I just installed a drupal twitter module out of curiosity. The whole twitter concept is still a bit strange to me, so this may end up going nowhere. Supposedly the posting of this entry will also update my twitter ... we'll see if it really does.

On a side note, if you're a gentoo user and try to use the twitter module, you'll need to make sure that php has been built with simplexml support. There is a USE flag "simplexml", which I just added to the dev-lang/php entry in /etc/portage/package.use.

UPDATE:
Apparently it doesn't work with blogapi posts yet. :(

Yep, it's true, LISA'08 is right around the corner. I'm not loading up with as much stuff this year (I learned my lesson at LISA'07). A coworker is going this time, which is nice. Meeting new people is great and all, but having somebody else around that you know makes things more enjoyable, I think.

Finally, all my stuff that was on gutenpress is now here. I've also ditched linpha (again), in favor of drupal's own image handling. I still need to run through the photos, giving them real names and rotating the ones that are misaligned, but at least they're all in here. This was by far the easiest import I've ever done, so perhaps I'll be sticking with the drupal image gallery for a while.
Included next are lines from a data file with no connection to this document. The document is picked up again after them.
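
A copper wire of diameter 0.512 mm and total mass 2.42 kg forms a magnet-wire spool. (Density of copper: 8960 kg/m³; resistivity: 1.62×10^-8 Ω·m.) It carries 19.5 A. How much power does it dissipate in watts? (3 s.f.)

39200 W

A = π(d/2)² = π(2.5600e-04 m)² = 2.0589e-07 m²
L = m/(density·A) = 2.42/(8960×2.0589e-07) = 1312 m
R = ρL/A = (1.62×10^-8)(1312)/(2.0589e-07) = 103.2 Ω
P = I²R = (19.5)² × 103.2 = 39200 W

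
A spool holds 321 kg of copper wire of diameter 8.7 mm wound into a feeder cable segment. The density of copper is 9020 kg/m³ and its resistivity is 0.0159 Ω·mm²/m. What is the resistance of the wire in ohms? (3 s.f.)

0.160 Ω

ρ = 0.0159 Ω·mm²/m = 1.59×10^-8 Ω·m
A = π(d/2)² = π(4.3500e-03 m)² = 5.9447e-05 m²
L = m/(density·A) = 321/(9020×5.9447e-05) = 598.6 m
R = ρL/A = (1.59×10^-8)(598.6)/(5.9447e-05) = 0.160 Ω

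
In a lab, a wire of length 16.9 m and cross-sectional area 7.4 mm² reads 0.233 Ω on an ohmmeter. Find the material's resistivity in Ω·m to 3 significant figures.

1.02×10^-7 Ω·m

A = 7.4 mm² = 7.400e-06 m²
ρ = RA/L = (0.233)(7.400e-06)/(16.9) = 1.02×10^-7 Ω·m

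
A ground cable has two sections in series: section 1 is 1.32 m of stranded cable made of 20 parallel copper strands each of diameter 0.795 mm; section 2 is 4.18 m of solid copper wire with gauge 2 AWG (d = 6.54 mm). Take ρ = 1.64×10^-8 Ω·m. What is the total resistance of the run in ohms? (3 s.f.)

Section 1: A_strand = π(3.9750e-04)² = 4.964e-07 m²; R₁ = ρL/(N·A_s) = (1.64×10^-8)(1.32)/(20×4.964e-07) = 0.002181 Ω
Section 2: A = π(6.54/2 mm)² = π(3.2700e-03 m)² = 3.359e-05 m²
R₂ = (1.64×10^-8)(4.18)/(3.359e-05) = 0.002041 Ω
R = R₁ + R₂ = 0.00422 Ω

0.00422 Ω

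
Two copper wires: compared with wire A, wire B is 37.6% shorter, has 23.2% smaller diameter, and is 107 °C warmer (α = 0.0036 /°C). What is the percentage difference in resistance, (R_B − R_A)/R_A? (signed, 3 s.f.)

46.5%

R ∝ ρL/d² with ρ ∝ (1+αΔT), so R_B/R_A = (1 − 37.6/100) × (1 − 23.2/100)⁻² × (1 + 0.0036×107)
= 0.624 × 1.695 × 1.385 = 1.466
(R_B − R_A)/R_A = 1.466 − 1 = 46.5%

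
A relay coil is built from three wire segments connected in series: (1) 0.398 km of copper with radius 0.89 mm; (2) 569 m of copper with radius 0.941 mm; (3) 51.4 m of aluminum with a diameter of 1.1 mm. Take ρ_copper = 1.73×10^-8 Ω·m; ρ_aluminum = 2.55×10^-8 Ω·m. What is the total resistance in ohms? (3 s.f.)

7.68 Ω

Seg 1: A = πr² = π(8.9000e-04 m)² = 2.488e-06 m²
R_1 = (1.73×10^-8)(398)/(2.488e-06) = 2.767 Ω
Seg 2: A = πr² = π(9.4100e-04 m)² = 2.782e-06 m²
R_2 = (1.73×10^-8)(569)/(2.782e-06) = 3.539 Ω
Seg 3: A = π(d/2)² = π(5.5000e-04 m)² = 9.503e-07 m²
R_3 = (2.55×10^-8)(51.4)/(9.503e-07) = 1.379 Ω
R_total = R_1 + R_2 + R_3 = 7.68 Ω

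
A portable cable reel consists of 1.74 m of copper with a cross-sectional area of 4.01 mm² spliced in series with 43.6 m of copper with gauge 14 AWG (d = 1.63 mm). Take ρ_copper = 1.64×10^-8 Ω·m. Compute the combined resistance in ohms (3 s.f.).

Segment 1: A = 4.01 mm² = 4.010e-06 m²
R₁ = ρL/A = (1.64×10^-8)(1.74)/(4.010e-06) = 0.007116 Ω
Segment 2: A = π(1.63/2 mm)² = π(8.1500e-04 m)² = 2.087e-06 m²
R₂ = (1.64×10^-8)(43.6)/(2.087e-06) = 0.3427 Ω
R = R₁ + R₂ = 0.350 Ω

0.350 Ω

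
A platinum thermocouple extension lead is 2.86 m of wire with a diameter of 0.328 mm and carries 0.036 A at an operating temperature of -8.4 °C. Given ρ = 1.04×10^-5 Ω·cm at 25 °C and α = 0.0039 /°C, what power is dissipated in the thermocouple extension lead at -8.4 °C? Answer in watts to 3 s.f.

0.00397 W

ρ = 1.04×10^-5 Ω·cm = 1.04×10^-7 Ω·m
A = π(d/2)² = π(1.6400e-04 m)² = 8.450e-08 m²
R₍25₎ = ρL/A = (1.04×10^-7)(2.86)/(8.450e-08) = 3.52 Ω
R₍-8.4₎ = R₍25₎(1 + αΔT) = 3.52 × (1 + 0.0039×-33.4) = 3.062 Ω
P = I²R = (0.036)² × 3.062 = 0.00397 W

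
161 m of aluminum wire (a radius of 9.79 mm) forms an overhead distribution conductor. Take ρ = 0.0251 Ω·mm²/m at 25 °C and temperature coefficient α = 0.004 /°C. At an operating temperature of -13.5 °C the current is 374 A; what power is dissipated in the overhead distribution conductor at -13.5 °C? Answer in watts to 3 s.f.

1590 W

ρ = 0.0251 Ω·mm²/m = 2.51×10^-8 Ω·m
A = πr² = π(9.7900e-03 m)² = 3.011e-04 m²
R₍25₎ = ρL/A = (2.51×10^-8)(161)/(3.011e-04) = 0.01342 Ω
R₍-13.5₎ = R₍25₎(1 + αΔT) = 0.01342 × (1 + 0.004×-38.5) = 0.01135 Ω
P = I²R = (374)² × 0.01135 = 1590 W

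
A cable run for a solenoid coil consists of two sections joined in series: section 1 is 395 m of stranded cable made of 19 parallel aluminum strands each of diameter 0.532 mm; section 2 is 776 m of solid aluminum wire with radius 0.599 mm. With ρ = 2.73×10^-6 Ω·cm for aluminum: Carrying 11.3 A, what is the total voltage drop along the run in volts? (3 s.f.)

ρ = 2.73×10^-6 Ω·cm = 2.73×10^-8 Ω·m
Section 1: A_strand = π(2.6600e-04)² = 2.223e-07 m²; R₁ = ρL/(N·A_s) = (2.73×10^-8)(395)/(19×2.223e-07) = 2.553 Ω
Section 2: A = πr² = π(5.9900e-04 m)² = 1.127e-06 m²
R₂ = (2.73×10^-8)(776)/(1.127e-06) = 18.79 Ω
R = R₁ + R₂ = 21.35 Ω
V = IR = 11.3 × 21.35 = 241 V

241 V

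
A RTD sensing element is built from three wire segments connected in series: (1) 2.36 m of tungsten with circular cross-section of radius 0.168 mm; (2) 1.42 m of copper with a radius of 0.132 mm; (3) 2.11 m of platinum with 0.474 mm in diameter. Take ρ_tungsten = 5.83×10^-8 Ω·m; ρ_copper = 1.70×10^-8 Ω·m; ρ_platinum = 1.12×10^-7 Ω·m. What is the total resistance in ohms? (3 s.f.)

Seg 1: A = πr² = π(1.6800e-04 m)² = 8.867e-08 m²
R_1 = (5.83×10^-8)(2.36)/(8.867e-08) = 1.552 Ω
Seg 2: A = πr² = π(1.3200e-04 m)² = 5.474e-08 m²
R_2 = (1.70×10^-8)(1.42)/(5.474e-08) = 0.441 Ω
Seg 3: A = π(d/2)² = π(2.3700e-04 m)² = 1.765e-07 m²
R_3 = (1.12×10^-7)(2.11)/(1.765e-07) = 1.339 Ω
R_total = R_1 + R_2 + R_3 = 3.33 Ω

3.33 Ω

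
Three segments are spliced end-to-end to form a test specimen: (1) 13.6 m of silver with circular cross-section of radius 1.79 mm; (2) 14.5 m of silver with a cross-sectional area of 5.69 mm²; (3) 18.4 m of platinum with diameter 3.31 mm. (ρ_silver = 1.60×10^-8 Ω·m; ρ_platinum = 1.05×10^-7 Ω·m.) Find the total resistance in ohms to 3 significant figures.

Seg 1: A = πr² = π(1.7900e-03 m)² = 1.007e-05 m²
R_1 = (1.60×10^-8)(13.6)/(1.007e-05) = 0.02162 Ω
Seg 2: A = 5.69 mm² = 5.690e-06 m²
R_2 = (1.60×10^-8)(14.5)/(5.690e-06) = 0.04077 Ω
Seg 3: A = π(d/2)² = π(1.6550e-03 m)² = 8.605e-06 m²
R_3 = (1.05×10^-7)(18.4)/(8.605e-06) = 0.2245 Ω
R_total = R_1 + R_2 + R_3 = 0.287 Ω

0.287 Ω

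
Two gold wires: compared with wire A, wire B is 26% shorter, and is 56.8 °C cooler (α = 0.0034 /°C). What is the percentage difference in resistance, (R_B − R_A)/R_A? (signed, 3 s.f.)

R ∝ ρL/d² with ρ ∝ (1+αΔT), so R_B/R_A = (1 − 26/100) × (1 − 0.0034×56.8)
= 0.74 × 0.8069 = 0.5971
(R_B − R_A)/R_A = 0.5971 − 1 = -40.3%

-40.3%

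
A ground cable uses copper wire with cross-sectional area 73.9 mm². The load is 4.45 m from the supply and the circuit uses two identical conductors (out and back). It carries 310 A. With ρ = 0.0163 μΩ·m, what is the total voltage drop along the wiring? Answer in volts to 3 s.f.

0.609 V

ρ = 0.0163 μΩ·m = 1.63×10^-8 Ω·m
A = 73.9 mm² = 7.390e-05 m²
Total conductor length (both ways) L = 2 × 4.45 = 8.9 m
R = ρL/A = (1.63×10^-8)(8.9)/(7.390e-05) = 0.001963 Ω
V = IR = 310 × 0.001963 = 0.609 V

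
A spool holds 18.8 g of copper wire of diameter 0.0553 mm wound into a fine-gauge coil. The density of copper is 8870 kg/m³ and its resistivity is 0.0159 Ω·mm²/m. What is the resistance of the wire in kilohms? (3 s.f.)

ρ = 0.0159 Ω·mm²/m = 1.59×10^-8 Ω·m
A = π(d/2)² = π(2.7650e-05 m)² = 2.4018e-09 m²
L = m/(density·A) = 0.0188/(8870×2.4018e-09) = 882.5 m
R = ρL/A = (1.59×10^-8)(882.5)/(2.4018e-09) = 5.84 kΩ

5.84 kΩ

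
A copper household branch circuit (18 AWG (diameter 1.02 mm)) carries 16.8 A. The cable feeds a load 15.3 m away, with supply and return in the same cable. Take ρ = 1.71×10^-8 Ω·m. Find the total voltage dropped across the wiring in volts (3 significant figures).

A = π(1.02/2 mm)² = π(5.1000e-04 m)² = 8.171e-07 m²
Total conductor length (both ways) L = 2 × 15.3 = 30.6 m
R = ρL/A = (1.71×10^-8)(30.6)/(8.171e-07) = 0.6404 Ω
V = IR = 16.8 × 0.6404 = 10.8 V

10.8 V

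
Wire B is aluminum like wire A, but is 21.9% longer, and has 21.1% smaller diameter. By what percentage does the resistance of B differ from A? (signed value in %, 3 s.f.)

95.8%

R ∝ L/d², so R_B/R_A = (1 + 21.9/100) × (1 − 21.1/100)⁻²
= 1.219 × 1.606 = 1.958
(R_B − R_A)/R_A = 1.958 − 1 = 95.8%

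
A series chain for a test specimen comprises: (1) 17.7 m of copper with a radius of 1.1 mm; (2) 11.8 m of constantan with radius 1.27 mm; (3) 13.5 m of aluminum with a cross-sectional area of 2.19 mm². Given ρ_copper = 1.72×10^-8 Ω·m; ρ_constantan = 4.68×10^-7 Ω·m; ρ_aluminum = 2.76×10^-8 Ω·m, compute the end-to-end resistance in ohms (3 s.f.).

Seg 1: A = πr² = π(1.1000e-03 m)² = 3.801e-06 m²
R_1 = (1.72×10^-8)(17.7)/(3.801e-06) = 0.08009 Ω
Seg 2: A = πr² = π(1.2700e-03 m)² = 5.067e-06 m²
R_2 = (4.68×10^-7)(11.8)/(5.067e-06) = 1.09 Ω
Seg 3: A = 2.19 mm² = 2.190e-06 m²
R_3 = (2.76×10^-8)(13.5)/(2.190e-06) = 0.1701 Ω
R_total = R_1 + R_2 + R_3 = 1.34 Ω

1.34 Ω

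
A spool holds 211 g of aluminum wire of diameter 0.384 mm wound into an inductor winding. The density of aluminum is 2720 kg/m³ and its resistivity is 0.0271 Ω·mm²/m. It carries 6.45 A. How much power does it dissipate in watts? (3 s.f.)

ρ = 0.0271 Ω·mm²/m = 2.71×10^-8 Ω·m
A = π(d/2)² = π(1.9200e-04 m)² = 1.1581e-07 m²
L = m/(density·A) = 0.211/(2720×1.1581e-07) = 669.8 m
R = ρL/A = (2.71×10^-8)(669.8)/(1.1581e-07) = 156.7 Ω
P = I²R = (6.45)² × 156.7 = 6520 W

6520 W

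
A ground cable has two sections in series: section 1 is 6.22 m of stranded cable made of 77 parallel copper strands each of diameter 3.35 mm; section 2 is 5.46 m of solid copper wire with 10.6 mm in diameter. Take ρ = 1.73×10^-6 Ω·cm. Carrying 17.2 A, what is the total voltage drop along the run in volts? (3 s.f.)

0.0211 V

ρ = 1.73×10^-6 Ω·cm = 1.73×10^-8 Ω·m
Section 1: A_strand = π(1.6750e-03)² = 8.814e-06 m²; R₁ = ρL/(N·A_s) = (1.73×10^-8)(6.22)/(77×8.814e-06) = 1.586×10^-4 Ω
Section 2: A = π(d/2)² = π(5.3000e-03 m)² = 8.825e-05 m²
R₂ = (1.73×10^-8)(5.46)/(8.825e-05) = 0.00107 Ω
R = R₁ + R₂ = 0.001229 Ω
V = IR = 17.2 × 0.001229 = 0.0211 V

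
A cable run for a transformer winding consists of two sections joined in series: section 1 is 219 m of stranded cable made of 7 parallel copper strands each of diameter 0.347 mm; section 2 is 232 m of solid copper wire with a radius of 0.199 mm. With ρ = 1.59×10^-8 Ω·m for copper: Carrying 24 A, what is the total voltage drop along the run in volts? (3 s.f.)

838 V

Section 1: A_strand = π(1.7350e-04)² = 9.457e-08 m²; R₁ = ρL/(N·A_s) = (1.59×10^-8)(219)/(7×9.457e-08) = 5.26 Ω
Section 2: A = πr² = π(1.9900e-04 m)² = 1.244e-07 m²
R₂ = (1.59×10^-8)(232)/(1.244e-07) = 29.65 Ω
R = R₁ + R₂ = 34.91 Ω
V = IR = 24 × 34.91 = 838 V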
I am almost done reencoding all my music CDs into flac format. I was previously using the AAC format, using iTunes via a VMWare guest to perform the encoding. I had tried some of the open source AAC encoders, but found their quality to be not nearly as good as the iTunes encoder. The huge downside to that was that I needed to keep iTunes around. I have never used iTunes as the music library manager for my music (either on or off of the iPod), preferring amarok, but it was a bit of a pain in the rear to have to fire up a Windows VMWare guest everytime I wanted to encode another CD. The problem was I didn't want to use mp3. I find the mp3 format to be too lossy for my taste (yeah, hints of audiophileness there), and if crank up the bitrate enough to eliminate the muddiness, then it quickly becomes pointless to use mp3 at all. The filesizes aren't significantly smaller, and bits are still being thrown away. To my mind, that's a lose-lose situation. I think AAC is a good compromise. I found that I could kick up the bitrate a little bit with iTunes encoded AAC and achive decent compression with a relatively small degredation of quality. But that required me to use iTunes. *ugh*

Enter Rockbox. My iPod version seems to be well supported, and I had no trouble at all installing the software. Basically it only involves patching the boot loader, and then extracting the software into a .rockbox directory on the partition of the iPod where the music resides. And now I can listen to my flac encoded audio!